3. Document composition:
Chuk file: The actual data of the small file is split and stored in a fixed number of chunk data files, defaulting to 12 data blocks;
Needle list file: save the information of each needle (such as file name, offset, etc.);
Needle index and layer index files: save index information of needle list in memory;
Global version file: save version information and automatically add new version information to the file when creating a new version;
Attribute file: save the attribute information of the system (such as SHA1 of chunk, etc.);
Original filenames: Save the original filenames of all files.

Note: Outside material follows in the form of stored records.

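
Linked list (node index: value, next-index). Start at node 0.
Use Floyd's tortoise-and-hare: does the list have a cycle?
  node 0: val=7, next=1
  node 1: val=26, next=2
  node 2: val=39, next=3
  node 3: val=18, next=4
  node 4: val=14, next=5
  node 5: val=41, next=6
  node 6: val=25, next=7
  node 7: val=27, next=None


Floyd's tortoise (slow, +1) and hare (fast, +2):
  init: slow=0, fast=0
  step 1: slow=1, fast=2
  step 2: slow=2, fast=4
  step 3: slow=3, fast=6
  step 4: fast 6->7->None, no cycle

Cycle: no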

A, Haystack_plus data files are split into chunk organizations, chunk1, chunk2, chunk3... B. Benefits of dividing into chunks: 1. When data is damaged, it does not affect the data of other chunks. 2. In data recovery, only damaged chunks need to be recovered. C. The SHA1 value of each chunk is stored in the attribute file.
4. Version control:
Because needle is stored in key order in data files, in order not to affect its order, the newly uploaded files can not be added to Haystack_plus, but are first saved to the hash directory, and then added to Haystack_plus by periodic automatic merging.

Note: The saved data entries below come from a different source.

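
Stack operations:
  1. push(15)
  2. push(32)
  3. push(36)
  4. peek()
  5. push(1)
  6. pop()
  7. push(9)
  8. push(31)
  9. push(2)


push(15) -> [15]
push(32) -> [15, 32]
push(36) -> [15, 32, 36]
peek()->36
push(1) -> [15, 32, 36, 1]
pop()->1, [15, 32, 36]
push(9) -> [15, 32, 36, 9]
push(31) -> [15, 32, 36, 9, 31]
push(2) -> [15, 32, 36, 9, 31, 2]

Final stack: [15, 32, 36, 9, 31, 2]


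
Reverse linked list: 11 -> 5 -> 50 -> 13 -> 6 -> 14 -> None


Step 1: curr=11, set curr.next=prev(None) | reversed so far: 11
Step 2: curr=5, set curr.next=prev(11) | reversed so far: 5 -> 11
Step 3: curr=50, set curr.next=prev(5) | reversed so far: 50 -> 5 -> 11
Step 4: curr=13, set curr.next=prev(50) | reversed so far: 13 -> 50 -> 5 -> 11
Step 5: curr=6, set curr.next=prev(13) | reversed so far: 6 -> 13 -> 50 -> 5 -> 11
Step 6: curr=14, set curr.next=prev(6) | reversed so far: 14 -> 6 -> 13 -> 50 -> 5 -> 11

14 -> 6 -> 13 -> 50 -> 5 -> 11 -> None


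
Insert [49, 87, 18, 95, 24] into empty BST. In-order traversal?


Insert 49: root
Insert 87: R from 49
Insert 18: L from 49
Insert 95: R from 49 -> R from 87
Insert 24: L from 49 -> R from 18

In-order: [18, 24, 49, 87, 95]


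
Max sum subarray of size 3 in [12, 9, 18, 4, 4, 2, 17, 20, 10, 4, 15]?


[0:3]: 39
[1:4]: 31
[2:5]: 26
[3:6]: 10
[4:7]: 23
[5:8]: 39
[6:9]: 47
[7:10]: 34
[8:11]: 29

Max: 47 at [6:9]


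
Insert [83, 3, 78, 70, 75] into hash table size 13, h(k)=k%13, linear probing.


Insert 83: h=5 -> slot 5
Insert 3: h=3 -> slot 3
Insert 78: h=0 -> slot 0
Insert 70: h=5, 1 probes -> slot 6
Insert 75: h=10 -> slot 10

Table: [78, None, None, 3, None, 83, 70, None, None, None, 75, None, None]


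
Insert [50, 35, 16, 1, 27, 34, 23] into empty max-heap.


Insert 50: [50]
Insert 35: [50, 35]
Insert 16: [50, 35, 16]
Insert 1: [50, 35, 16, 1]
Insert 27: [50, 35, 16, 1, 27]
Insert 34: [50, 35, 34, 1, 27, 16]
Insert 23: [50, 35, 34, 1, 27, 16, 23]

Final heap: [50, 35, 34, 1, 27, 16, 23]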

When merging, all needle information will be read from needle_list file, deleted needle will be deleted, and new uploaded files will be added, while reordering, generating chunk data files, index files and so on.
When merged, a new version of Haystack_plus will be generated. The version name is the first four bytes of the SHA1 value sorted by the file name of all users.
Every half month, the system automatically checks the hash directory to see if there are any new files, and calculates the SHA 1 of all the file name collections to see if it is the same as the current version number. At the same time, it indicates that there are new files uploaded, and the system will merge and generate new data files.
At the same time, the system allows new versions to be recreated when the number of files in the hash directory exceeds the specified number, thus reducing the number of merges.
Version control is recorded in the global_version file. Each time a new version is created, the version number and the corresponding CRC32 are appended to the global_version file (crc32 is used to check whether the version number is damaged).
Each time a new version is generated, the automatic notification program reloads the index file, attribute file, etc.
5. Data recovery:
The user’s files will be saved in three copies, so Haystack_plus will also be stored on three different machines.
Recovery scenario 1：
When a Haystack_plus file is damaged, it will find out whether there is the same version of Haystack_plus on the replica machine. If the version is the same, the content of the file is the same. At this time, only the recovered files need to be downloaded from the replica machine and replaced.
Recovery scenario 2：
If the replica machine does not have the same version of Haystack_plus, but there is a higher version, then the entire version of Haystack_plus can be copied from the replica machine and replaced.
Recovery scenario 3：
If the first two cases do not match, then read all the files from the other two replica machines to the hash directory locally, and extract the files saved in the undamaged chunk into the hash directory, and regenerate the new version of Haystack_plus with all the files.
How effective is Haystack_plus
After using Haystack_plus for a period of time, we found that the overall performance of small files was significantly improved, RPS was more than doubled, and IO utilization of machines was nearly doubled. At the same time, the smallest memory cell is optimized, and the fragmentation is reduced by 80%.
Using this system, we can provide users with faster reading and writing services, and save the resource consumption of the cluster.